Islam sebagai agama yang mengatur hubungan antara manusia dengan Tuhan dan sesama manusia memiliki aturan yang ketat dalam menjaga nilai-nilai kemanusiaan. Hukum syariat dalam Islam telah diatur untuk kemaslahatan umat manusia. Salah satu aspek penting dalam syariat Islam adalah menjaga kelima tujuan syariah, yaitu menjaga agama, jiwa, akal, keturunan, dan harta benda.
Dalam konteks menjaga keturunan, pernikahan dan larangan zina memiliki peran penting. Larangan zina ditegaskan dalam Al-Qur’an, bahwa zina adalah perbuatan keji dan jalan yang buruk. Selain zina, hal-hal yang mendekatkan diri kepada zina juga dilarang dalam syariat Islam, seperti bersentuhan dengan lawan jenis yang tidak mahram.
Pertanyaan muncul mengenai hukum anak laki-laki bersentuhan dengan ibu tiri atau istri baru dari ayahnya, serta anak perempuan bersentuhan dengan ayah tiri atau suami baru dari ibunya. Menurut Imam Syihabudin al-Qulyubi dan Umairah, anak tiri perempuan dapat membatalkan wudlu jika ibu tirinya belum disetubuhi oleh ayahnya yang baru. Namun, setelah disetubuhi, bersentuhan antara ayah dan anak tiri perempuan tidak lagi membatalkan wudlu, karena hubungan mereka telah menjadi mahram.

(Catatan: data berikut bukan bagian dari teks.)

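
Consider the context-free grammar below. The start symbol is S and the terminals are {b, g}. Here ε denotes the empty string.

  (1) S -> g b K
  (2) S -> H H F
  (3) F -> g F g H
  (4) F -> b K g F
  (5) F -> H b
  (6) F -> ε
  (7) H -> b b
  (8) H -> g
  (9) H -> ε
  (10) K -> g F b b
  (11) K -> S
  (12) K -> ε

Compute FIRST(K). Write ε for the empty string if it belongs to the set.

FIRST(H): from H->b b we get {b}; from H->g we get {g}; from H->ε we get {ε}. So FIRST(H) = {ε, b, g}.
FIRST(F): from F->g F g H we get {g}; from F->b K g F we get {b}; from F->H b we get {b, g}; from F->ε we get {ε}. So FIRST(F) = {ε, b, g}.
FIRST(S): from S->g b K we get {g}; from S->H H F we get {ε, b, g}. So FIRST(S) = {ε, b, g}.
FIRST(K): from K->g F b b we get {g}; from K->S we get {ε, b, g}; from K->ε we get {ε}. So FIRST(K) = {ε, b, g}.

{ε, b, g}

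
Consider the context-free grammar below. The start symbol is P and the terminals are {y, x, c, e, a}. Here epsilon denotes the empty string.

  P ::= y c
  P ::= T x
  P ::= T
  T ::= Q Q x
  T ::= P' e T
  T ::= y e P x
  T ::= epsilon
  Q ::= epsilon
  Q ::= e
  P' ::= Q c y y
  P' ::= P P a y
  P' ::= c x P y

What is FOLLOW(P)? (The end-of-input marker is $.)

FIRST(Q) = {epsilon, e}
FIRST(P) = {epsilon, a, c, e, x, y}  (via T x, T)
FIRST(P') = {a, c, e, x, y}  (via Q c y y, P P a y)
FIRST(T) = {epsilon, a, c, e, x, y}  (via Q Q x, P' e T)
FOLLOW(P) includes $ since P is the start symbol.
FOLLOW(P): in T::=y e P x, P is followed by x with FIRST {x}; in P'::=P P a y (occurrence 1), P is followed by P a y with FIRST {a, c, e, x, y}; in P'::=P P a y (occurrence 2), P is followed by a y with FIRST {a}; in P'::=c x P y, P is followed by y with FIRST {y}. Thus FOLLOW(P) = {$, a, c, e, x, y}.
FOLLOW(T): in P::=T x, T is followed by x with FIRST {x}; in P::=T, the suffix after T is empty, so FOLLOW(T) ⊇ FOLLOW(P) = {$, a, c, e, x, y}; in T::=P' e T, the suffix after T is empty (adds nothing new). Thus FOLLOW(T) = {$, a, c, e, x, y}.
FOLLOW(Q): in T::=Q Q x (occurrence 1), Q is followed by Q x with FIRST {e, x}; in T::=Q Q x (occurrence 2), Q is followed by x with FIRST {x}; in P'::=Q c y y, Q is followed by c y y with FIRST {c}. Thus FOLLOW(Q) = {c, e, x}.
FOLLOW(P'): in T::=P' e T, P' is followed by e T with FIRST {e}. Thus FOLLOW(P') = {e}.

{$, a, c, e, x, y}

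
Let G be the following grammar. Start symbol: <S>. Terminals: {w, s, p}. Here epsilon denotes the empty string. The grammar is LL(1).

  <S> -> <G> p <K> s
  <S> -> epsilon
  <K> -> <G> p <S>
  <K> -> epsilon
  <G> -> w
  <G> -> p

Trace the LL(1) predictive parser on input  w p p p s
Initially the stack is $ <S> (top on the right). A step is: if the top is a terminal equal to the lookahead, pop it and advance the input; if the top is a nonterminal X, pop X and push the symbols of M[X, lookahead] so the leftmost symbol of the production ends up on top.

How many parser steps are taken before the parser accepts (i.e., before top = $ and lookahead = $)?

10

      Stack          Input        Action
   1  $ <S>          w p p p s $  expand <S> -> <G> p <K> s
   2  $ s <K> p <G>  w p p p s $  expand <G> -> w
   3  $ s <K> p w    w p p p s $  match w
   4  $ s <K> p      p p p s $    match p
   5  $ s <K>        p p s $      expand <K> -> <G> p <S>
   6  $ s <S> p <G>  p p s $      expand <G> -> p
   7  $ s <S> p p    p p s $      match p
   8  $ s <S> p      p s $        match p
   9  $ s <S>        s $          expand <S> -> epsilon
  10  $ s            s $          match s
Accept reached after 10 steps.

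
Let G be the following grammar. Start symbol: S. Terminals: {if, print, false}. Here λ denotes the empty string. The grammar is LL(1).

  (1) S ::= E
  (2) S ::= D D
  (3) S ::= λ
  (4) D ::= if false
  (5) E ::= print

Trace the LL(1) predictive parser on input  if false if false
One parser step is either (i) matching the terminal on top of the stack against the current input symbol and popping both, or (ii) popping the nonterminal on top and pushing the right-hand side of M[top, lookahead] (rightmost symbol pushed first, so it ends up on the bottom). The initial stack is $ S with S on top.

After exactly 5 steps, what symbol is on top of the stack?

     Stack         Input                Action
  1  $ S           if false if false $  expand S ::= D D
  2  $ D D         if false if false $  expand D ::= if false
  3  $ D false if  if false if false $  match if
  4  $ D false     false if false $     match false
  5  $ D           if false $           expand D ::= if false
Stack after step 5: $ false if (top = if).

if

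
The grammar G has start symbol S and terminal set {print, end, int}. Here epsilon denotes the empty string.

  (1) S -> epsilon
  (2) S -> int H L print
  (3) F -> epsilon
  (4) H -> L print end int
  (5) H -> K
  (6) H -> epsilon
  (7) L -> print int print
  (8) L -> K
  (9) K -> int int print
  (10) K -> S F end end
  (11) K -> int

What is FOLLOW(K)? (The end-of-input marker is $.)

FIRST(S): from S->epsilon we get {epsilon}; from S->int H L print we get {int}. So FIRST(S) = {epsilon, int}.
FIRST(F): from F->epsilon we get {epsilon}. So FIRST(F) = {epsilon}.
FIRST(K): from K->int int print we get {int}; from K->S F end end we get {end, int}; from K->int we get {int}. So FIRST(K) = {end, int}.
FIRST(L): from L->print int print we get {print}; from L->K we get {end, int}. So FIRST(L) = {end, int, print}.
FIRST(H): from H->L print end int we get {end, int, print}; from H->K we get {end, int}; from H->epsilon we get {epsilon}. So FIRST(H) = {epsilon, end, int, print}.
FOLLOW(S) includes $ since S is the start symbol.
FOLLOW(S): in K->S F end end, S is followed by F end end with FIRST {end}. Thus FOLLOW(S) = {$, end}.
FOLLOW(F): in K->S F end end, F is followed by end end with FIRST {end}. Thus FOLLOW(F) = {end}.
FOLLOW(H): in S->int H L print, H is followed by L print with FIRST {end, int, print}. Thus FOLLOW(H) = {end, int, print}.
FOLLOW(L): in S->int H L print, L is followed by print with FIRST {print}; in H->L print end int, L is followed by print end int with FIRST {print}. Thus FOLLOW(L) = {print}.
FOLLOW(K): in H->K, the suffix after K is empty, so FOLLOW(K) ⊇ FOLLOW(H) = {end, int, print}; in L->K, the suffix after K is empty, so FOLLOW(K) ⊇ FOLLOW(L) = {print}. Thus FOLLOW(K) = {end, int, print}.

{end, int, print}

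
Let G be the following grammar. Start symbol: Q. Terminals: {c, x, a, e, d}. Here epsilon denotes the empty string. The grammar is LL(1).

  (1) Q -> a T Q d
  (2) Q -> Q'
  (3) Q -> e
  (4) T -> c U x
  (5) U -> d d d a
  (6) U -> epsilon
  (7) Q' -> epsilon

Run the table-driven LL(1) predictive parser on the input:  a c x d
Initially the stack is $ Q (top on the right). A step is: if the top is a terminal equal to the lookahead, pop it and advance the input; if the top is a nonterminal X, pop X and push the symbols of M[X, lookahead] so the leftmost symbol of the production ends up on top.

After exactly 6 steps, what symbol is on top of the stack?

     Stack        Input      Action
  1  $ Q          a c x d $  expand Q -> a T Q d
  2  $ d Q T a    a c x d $  match a
  3  $ d Q T      c x d $    expand T -> c U x
  4  $ d Q x U c  c x d $    match c
  5  $ d Q x U    x d $      expand U -> epsilon
  6  $ d Q x      x d $      match x
Stack after step 6: $ d Q (top = Q).

Q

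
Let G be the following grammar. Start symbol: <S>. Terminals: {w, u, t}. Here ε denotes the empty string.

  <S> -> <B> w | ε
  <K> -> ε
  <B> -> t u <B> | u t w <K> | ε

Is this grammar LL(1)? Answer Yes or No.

Yes

FIRST(<S>) = {ε, t, u, w}
FIRST(<K>) = {ε}
FIRST(<B>) = {ε, t, u}
FOLLOW(<S>) = {$}
FOLLOW(<K>) = {w}
FOLLOW(<B>) = {w}
Each cell of M receives at most one production.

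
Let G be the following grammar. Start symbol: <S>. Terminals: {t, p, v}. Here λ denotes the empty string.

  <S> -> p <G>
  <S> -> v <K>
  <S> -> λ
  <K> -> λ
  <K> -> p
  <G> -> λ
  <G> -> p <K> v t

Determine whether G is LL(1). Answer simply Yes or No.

FIRST(<S>) = {λ, p, v}
FIRST(<K>) = {λ, p}
FIRST(<G>) = {λ, p}
FOLLOW(<S>) = {$}
FOLLOW(<K>) = {$, v}
FOLLOW(<G>) = {$}
Each cell of M receives at most one production.

Yes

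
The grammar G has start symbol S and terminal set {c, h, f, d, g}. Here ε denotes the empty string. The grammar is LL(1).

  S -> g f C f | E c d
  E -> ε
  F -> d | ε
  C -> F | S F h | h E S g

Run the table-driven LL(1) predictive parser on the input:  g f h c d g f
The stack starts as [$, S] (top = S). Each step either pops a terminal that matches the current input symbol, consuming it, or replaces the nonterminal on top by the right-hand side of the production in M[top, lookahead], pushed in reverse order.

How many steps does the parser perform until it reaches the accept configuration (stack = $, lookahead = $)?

      Stack        Input            Action
   1  $ S          g f h c d g f $  expand S -> g f C f
   2  $ f C f g    g f h c d g f $  match g
   3  $ f C f      f h c d g f $    match f
   4  $ f C        h c d g f $      expand C -> h E S g
   5  $ f g S E h  h c d g f $      match h
   6  $ f g S E    c d g f $        expand E -> ε
   7  $ f g S      c d g f $        expand S -> E c d
   8  $ f g d c E  c d g f $        expand E -> ε
   9  $ f g d c    c d g f $        match c
  10  $ f g d      d g f $          match d
  11  $ f g        g f $            match g
  12  $ f          f $              match f
Accept reached after 12 steps.

12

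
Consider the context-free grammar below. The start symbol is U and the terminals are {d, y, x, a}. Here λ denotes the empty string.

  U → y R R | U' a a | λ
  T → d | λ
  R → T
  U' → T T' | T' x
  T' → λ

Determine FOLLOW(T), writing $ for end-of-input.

{$, a, d}

FIRST(T): from T→d we get {d}; from T→λ we get {λ}. So FIRST(T) = {λ, d}.
FIRST(T'): from T'→λ we get {λ}. So FIRST(T') = {λ}.
FIRST(R): from R→T we get {λ, d}. So FIRST(R) = {λ, d}.
FIRST(U'): from U'→T T' we get {λ, d}; from U'→T' x we get {x}. So FIRST(U') = {λ, d, x}.
FIRST(U): from U→y R R we get {y}; from U→U' a a we get {a, d, x}; from U→λ we get {λ}. So FIRST(U) = {λ, a, d, x, y}.
FOLLOW(U) includes $ since U is the start symbol.
FOLLOW(U): U appears on no right-hand side. Thus FOLLOW(U) = {$}.
FOLLOW(R): in U→y R R (occurrence 1), R is followed by R with FIRST {λ, d}; in U→y R R (occurrence 1), the suffix after R is nullable, so FOLLOW(R) ⊇ FOLLOW(U) = {$}; in U→y R R (occurrence 2), the suffix after R is empty, so FOLLOW(R) ⊇ FOLLOW(U) = {$}. Thus FOLLOW(R) = {$, d}.
FOLLOW(U'): in U→U' a a, U' is followed by a a with FIRST {a}. Thus FOLLOW(U') = {a}.
FOLLOW(T): in R→T, the suffix after T is empty, so FOLLOW(T) ⊇ FOLLOW(R) = {$, d}; in U'→T T', T is followed by T' with FIRST {λ}; in U'→T T', the suffix after T is nullable, so FOLLOW(T) ⊇ FOLLOW(U') = {a}. Thus FOLLOW(T) = {$, a, d}.
FOLLOW(T'): in U'→T T', the suffix after T' is empty, so FOLLOW(T') ⊇ FOLLOW(U') = {a}; in U'→T' x, T' is followed by x with FIRST {x}. Thus FOLLOW(T') = {a, x}.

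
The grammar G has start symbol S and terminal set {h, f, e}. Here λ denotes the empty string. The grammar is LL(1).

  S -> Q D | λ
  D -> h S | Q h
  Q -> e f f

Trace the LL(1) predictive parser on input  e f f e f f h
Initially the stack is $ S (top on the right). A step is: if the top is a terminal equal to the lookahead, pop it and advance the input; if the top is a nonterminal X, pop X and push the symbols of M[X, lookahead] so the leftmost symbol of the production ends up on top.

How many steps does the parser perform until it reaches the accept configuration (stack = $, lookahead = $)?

      Stack      Input            Action
   1  $ S        e f f e f f h $  expand S -> Q D
   2  $ D Q      e f f e f f h $  expand Q -> e f f
   3  $ D f f e  e f f e f f h $  match e
   4  $ D f f    f f e f f h $    match f
   5  $ D f      f e f f h $      match f
   6  $ D        e f f h $        expand D -> Q h
   7  $ h Q      e f f h $        expand Q -> e f f
   8  $ h f f e  e f f h $        match e
   9  $ h f f    f f h $          match f
  10  $ h f      f h $            match f
  11  $ h        h $              match h
Accept reached after 11 steps.

11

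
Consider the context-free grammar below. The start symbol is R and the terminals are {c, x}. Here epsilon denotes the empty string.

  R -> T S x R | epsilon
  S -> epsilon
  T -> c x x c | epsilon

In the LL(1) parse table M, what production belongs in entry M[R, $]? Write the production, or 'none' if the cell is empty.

FIRST(S): from S->epsilon we get {epsilon}. So FIRST(S) = {epsilon}.
FIRST(T): from T->c x x c we get {c}; from T->epsilon we get {epsilon}. So FIRST(T) = {epsilon, c}.
FIRST(R): from R->T S x R we get {c, x}; from R->epsilon we get {epsilon}. So FIRST(R) = {epsilon, c, x}.
FOLLOW(R) includes $ since R is the start symbol.
FOLLOW(R): in R->T S x R, the suffix after R is empty (adds nothing new). Thus FOLLOW(R) = {$}.
For R -> T S x R: FIRST(T S x R) = {c, x}, so it goes in M[R, t] for t ∈ {c, x}.
For R -> epsilon: FIRST(epsilon) = {epsilon}, so it goes in M[R, t] for t ∈ {}; since epsilon ∈ FIRST, also for every t ∈ FOLLOW(R) = {$}.

R -> epsilon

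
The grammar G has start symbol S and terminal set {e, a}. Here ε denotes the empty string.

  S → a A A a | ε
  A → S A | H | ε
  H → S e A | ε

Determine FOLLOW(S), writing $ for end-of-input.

FIRST(S) = {ε, a}
FIRST(H) = {ε, a, e}  (via S e A)
FIRST(A) = {ε, a, e}  (via S A, H)
FOLLOW(S) includes $ since S is the start symbol.
FOLLOW(S): in A→S A, S is followed by A with FIRST {ε, a, e}; in A→S A, the suffix after S is nullable, so FOLLOW(S) ⊇ FOLLOW(A) = {a, e}; in H→S e A, S is followed by e A with FIRST {e}. Thus FOLLOW(S) = {$, a, e}.
FOLLOW(A): in S→a A A a (occurrence 1), A is followed by A a with FIRST {a, e}; in S→a A A a (occurrence 2), A is followed by a with FIRST {a}; in A→S A, the suffix after A is empty (adds nothing new); in H→S e A, the suffix after A is empty, so FOLLOW(A) ⊇ FOLLOW(H) = {a, e}. Thus FOLLOW(A) = {a, e}.
FOLLOW(H): in A→H, the suffix after H is empty, so FOLLOW(H) ⊇ FOLLOW(A) = {a, e}. Thus FOLLOW(H) = {a, e}.

{$, a, e}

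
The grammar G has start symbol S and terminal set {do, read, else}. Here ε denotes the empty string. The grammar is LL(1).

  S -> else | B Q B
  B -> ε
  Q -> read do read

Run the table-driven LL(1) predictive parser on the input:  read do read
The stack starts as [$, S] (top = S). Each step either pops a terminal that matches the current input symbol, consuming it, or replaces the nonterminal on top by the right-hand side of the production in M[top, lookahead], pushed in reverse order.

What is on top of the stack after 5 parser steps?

     Stack             Input           Action
  1  $ S               read do read $  expand S -> B Q B
  2  $ B Q B           read do read $  expand B -> ε
  3  $ B Q             read do read $  expand Q -> read do read
  4  $ B read do read  read do read $  match read
  5  $ B read do       do read $       match do
Stack after step 5: $ B read (top = read).

read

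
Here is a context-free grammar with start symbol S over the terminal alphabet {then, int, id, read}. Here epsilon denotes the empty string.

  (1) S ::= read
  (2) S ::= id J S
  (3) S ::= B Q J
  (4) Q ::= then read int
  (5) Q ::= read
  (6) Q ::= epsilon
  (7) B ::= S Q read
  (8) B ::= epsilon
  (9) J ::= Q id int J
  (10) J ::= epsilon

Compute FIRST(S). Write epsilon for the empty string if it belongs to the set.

FIRST(Q) = {epsilon, read, then}
FIRST(J) = {epsilon, id, read, then}  (via Q id int J)
FIRST(S) = {epsilon, id, read, then}  (via B Q J)
FIRST(B) = {epsilon, id, read, then}  (via S Q read)

{epsilon, id, read, then}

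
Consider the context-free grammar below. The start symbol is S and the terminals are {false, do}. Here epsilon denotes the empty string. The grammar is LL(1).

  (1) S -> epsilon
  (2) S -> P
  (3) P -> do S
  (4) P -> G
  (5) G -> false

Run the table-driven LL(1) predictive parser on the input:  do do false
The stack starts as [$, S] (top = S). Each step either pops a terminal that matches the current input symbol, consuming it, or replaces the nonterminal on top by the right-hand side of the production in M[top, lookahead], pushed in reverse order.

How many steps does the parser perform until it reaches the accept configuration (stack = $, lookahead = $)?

10

      Stack    Input          Action
   1  $ S      do do false $  expand S -> P
   2  $ P      do do false $  expand P -> do S
   3  $ S do   do do false $  match do
   4  $ S      do false $     expand S -> P
   5  $ P      do false $     expand P -> do S
   6  $ S do   do false $     match do
   7  $ S      false $        expand S -> P
   8  $ P      false $        expand P -> G
   9  $ G      false $        expand G -> false
  10  $ false  false $        match false
Accept reached after 10 steps.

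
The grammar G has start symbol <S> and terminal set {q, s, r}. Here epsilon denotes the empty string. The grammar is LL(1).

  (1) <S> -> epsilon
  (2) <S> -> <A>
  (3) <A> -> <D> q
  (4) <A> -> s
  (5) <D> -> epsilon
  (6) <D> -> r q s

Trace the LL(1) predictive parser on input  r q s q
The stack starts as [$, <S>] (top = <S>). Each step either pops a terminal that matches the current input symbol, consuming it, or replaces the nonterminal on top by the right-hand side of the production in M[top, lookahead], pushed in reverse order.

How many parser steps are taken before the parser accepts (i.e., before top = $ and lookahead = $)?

7

step 1: stack=$ <S>  input=r q s q $  — expand <S> -> <A>
step 2: stack=$ <A>  input=r q s q $  — expand <A> -> <D> q
step 3: stack=$ q <D>  input=r q s q $  — expand <D> -> r q s
step 4: stack=$ q s q r  input=r q s q $  — match r
step 5: stack=$ q s q  input=q s q $  — match q
step 6: stack=$ q s  input=s q $  — match s
step 7: stack=$ q  input=q $  — match q
Accept reached after 7 steps.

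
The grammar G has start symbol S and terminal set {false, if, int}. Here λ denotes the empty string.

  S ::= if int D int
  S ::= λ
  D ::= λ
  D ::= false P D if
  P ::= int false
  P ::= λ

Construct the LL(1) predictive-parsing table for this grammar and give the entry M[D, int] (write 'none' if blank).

FIRST(S): from S::=if int D int we get {if}; from S::=λ we get {λ}. So FIRST(S) = {λ, if}.
FIRST(D): from D::=λ we get {λ}; from D::=false P D if we get {false}. So FIRST(D) = {λ, false}.
FIRST(P): from P::=int false we get {int}; from P::=λ we get {λ}. So FIRST(P) = {λ, int}.
FOLLOW(S) includes $ since S is the start symbol.
FOLLOW(D): in S::=if int D int, D is followed by int with FIRST {int}; in D::=false P D if, D is followed by if with FIRST {if}. Thus FOLLOW(D) = {if, int}.
For D ::= λ: FIRST(λ) = {λ}, so it goes in M[D, t] for t ∈ {}; since λ ∈ FIRST, also for every t ∈ FOLLOW(D) = {if, int}.
For D ::= false P D if: FIRST(false P D if) = {false}, so it goes in M[D, t] for t ∈ {false}.

D ::= λ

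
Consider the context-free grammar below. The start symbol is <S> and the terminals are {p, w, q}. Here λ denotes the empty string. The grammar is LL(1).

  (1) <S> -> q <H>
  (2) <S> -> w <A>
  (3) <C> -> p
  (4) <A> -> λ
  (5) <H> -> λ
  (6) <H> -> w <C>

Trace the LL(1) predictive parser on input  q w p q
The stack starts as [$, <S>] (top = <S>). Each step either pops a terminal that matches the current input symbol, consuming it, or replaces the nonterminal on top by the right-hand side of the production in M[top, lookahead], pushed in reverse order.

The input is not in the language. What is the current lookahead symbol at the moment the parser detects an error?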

Dalam konteks hubungan dengan saudari perempuan dari istri atau bibi dari istri, baik anak tiri maupun saudari perempuan tersebut dapat membatalkan wudlu secara mutlak. Namun, anak tiri tidak boleh dinikahi selamanya, sedangkan saudari perempuan dapat dinikahi jika istri telah diceraikan atau meninggal dunia.
Dalam sejarah, contoh pernikahan antara Sayyidina Utsman ibn Affan dengan putri Rasulullah menunjukkan pemahaman hukum bersentuhan dalam Islam. Kesimpulannya, hukum bersentuhan dalam Islam memiliki landasan syariat yang jelas dan mengatur hubungan antara individu dengan memperhatikan nilai-nilai kemanusiaan yang dijaga.